6. Share on Facebook
As the person who made the quiz, you want to get it out there for the world to see. There are two ways you can do this. The first is to actually take the quiz yourself and share it from the results page you get. The second is what I did before where I just share the quiz itself, which comes complete with the cover photo.
Note: If you are sharing on a business Facebook page it won’t automatically share the cover photo image (damn Facebook settings), so you have to manually share the photo along with a link to the quiz.

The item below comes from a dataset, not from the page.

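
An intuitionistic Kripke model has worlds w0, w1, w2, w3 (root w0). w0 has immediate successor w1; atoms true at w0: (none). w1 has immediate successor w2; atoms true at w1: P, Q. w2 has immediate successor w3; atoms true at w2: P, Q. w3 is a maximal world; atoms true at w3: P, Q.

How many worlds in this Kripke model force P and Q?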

7. Bonus! How to get ROI from your Trivia Crack quiz
So you might be reading this as a marketing professional and you’re like “sick, I can make that kind of quiz, but what’s in it for me?” Well there are a couple of answers to that question, I’ll go over them briefly.
1. Website traffic
As I mentioned in the embed section, I can embed a quiz in my blog post or website page and set the social share links to point to it so I’m getting extra traffic on my domain from social sites. If I want to show ads or show email signup forms I can do that and get some lasting value from my quiz.
2. Sales leads
I put in a screenshot of a lead capture form below so you can see what it looks like. Basically it’s a form that goes between the last question of your quiz and the results that asks for lead information. The actual form below was shown 475 times and lead to 123 opt-ins. That’s not bad for five form fields!